OSA can cause high blood pressure (hypertension) as the rise in blood pressure that occurs during each apnoea episode can eventually extend into the waking hours as a permanent rise in blood pressure. This is more likely in those people having a form of hypertension resistant to drug treatment. The issue of whether OSA causes heart disease, apart from hypertension, is still controversial, but it must at least aggravate these disorders. However, most sufferers with OSA have normal blood pressure and heart function for their age.

 

What can be done? For obese people, the more sensible treatment is to lose weight, which will usually reduce OSA. However, this is easier said than done, and may take many months of dieting and exercising before sufficient fat is lost. For those people with enlarged tonsils and swollen throat tissues, or a damaged nose, corrective surgery can help. There is no really effective drug for treating OSA. Even though drugs that increase the tone of these throat muscles have had limited success, they do have some side effects. The most promising treatment to date is called ‘nasal Continuous Positive Airway Pressure’ or ‘nCPAP’ for short. It’s rather like a small vacuum cleaner working in reverse, providing air into the nose via a tube to a nose mask.
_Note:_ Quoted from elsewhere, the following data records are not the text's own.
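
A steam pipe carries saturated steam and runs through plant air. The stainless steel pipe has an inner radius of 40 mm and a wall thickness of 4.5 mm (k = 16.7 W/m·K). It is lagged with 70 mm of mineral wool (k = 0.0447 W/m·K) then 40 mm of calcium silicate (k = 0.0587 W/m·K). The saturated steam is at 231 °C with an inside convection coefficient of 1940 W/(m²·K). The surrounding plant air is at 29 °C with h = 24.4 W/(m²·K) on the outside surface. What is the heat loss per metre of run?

q′ ≈ 47.8 W/m

For a radial system each layer contributes R = ln(r_out/r_in)/(2πkL); films add R = 1/(hA).
R_inner film = 1/(h_i·2πr₁L) = 1/(1940×2π×0.04×1) = 0.002051 K/W
R_stainless steel pipe wall = ln(44.5/40)/(2π×16.7×1) = 0.001016 K/W
R_mineral wool = ln(114.5/44.5)/(2π×0.0447×1) = 3.365 K/W
R_calcium silicate = ln(154.5/114.5)/(2π×0.0587×1) = 0.8124 K/W
R_outer film = 1/(h_o·2πr_oL) = 1/(24.4×2π×0.1545×1) = 0.04222 K/W
R_total = 4.223 K/W
Q = ΔT/R_total = 202/4.223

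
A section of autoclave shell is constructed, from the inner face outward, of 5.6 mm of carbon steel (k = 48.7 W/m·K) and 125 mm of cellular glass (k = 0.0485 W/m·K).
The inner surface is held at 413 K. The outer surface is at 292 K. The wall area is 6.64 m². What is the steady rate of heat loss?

Q ≈ 312 W

Series thermal resistances:
R_carbon steel = L/(kA) = 0.0056/(48.7×6.64) = 1.732×10^-5 K/W
R_cellular glass = L/(kA) = 0.125/(0.0485×6.64) = 0.3882 K/W
R_total = 0.3882 K/W
Q = ΔT / R_total = 121 / 0.3882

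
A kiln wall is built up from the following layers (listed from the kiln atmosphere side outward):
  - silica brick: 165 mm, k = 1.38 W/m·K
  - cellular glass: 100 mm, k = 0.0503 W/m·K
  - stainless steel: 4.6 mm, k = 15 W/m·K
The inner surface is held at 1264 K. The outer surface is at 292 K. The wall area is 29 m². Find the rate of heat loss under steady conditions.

Series thermal resistances:
R_silica brick = L/(kA) = 0.165/(1.38×29) = 0.004123 K/W
R_cellular glass = L/(kA) = 0.1/(0.0503×29) = 0.06855 K/W
R_stainless steel = L/(kA) = 0.0046/(15×29) = 1.057×10^-5 K/W
R_total = 0.07269 K/W
Q = ΔT / R_total = 972 / 0.07269

Q ≈ 13400 W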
Air is provided at a slightly higher than normal pressure, which puffs out the rear of the throat and allows normal nasal breathing. It simply allows one to breathe normally as in wakefulness. Throughout sleep, the patient wears this fitted nose mask, and provided that no air leaks out around it, and that the nCPAP pump is adjusted correctly, then the higher pressure of the air entering the nose will stop OSA instantly. The mouth remains closed (without assistance), to keep the tongue in place. nCPAP is easily used at home, and is quite portable for those nights away, although, the sight of someone wearing the mask is rather off-putting. Nevertheless, the method is harmless and is usually extremely effective. The improvement in alertness the next day, even after the first night on nCPAP, is usually dramatic.

 

A newer, less obtrusive and often very effective treatment is a type of denture plate, that pulls the lower jaw forward – thus opening up the back of the throat. It has to be individually designed and fitted by a dentist, and can be more expensive than a nCPAP device. It also allows the jaws to close, keeps the tongue in place, and in doing so permits normal breathing through the nose.

 

CHILDREN – persistent, very heavy snoring (i.e. OSA) can occur in children. It is usually the result of enlarged tonsils. This doesn’t necessarily cause sleepiness in the day, but can lead to more subtle behavioural and learning problems.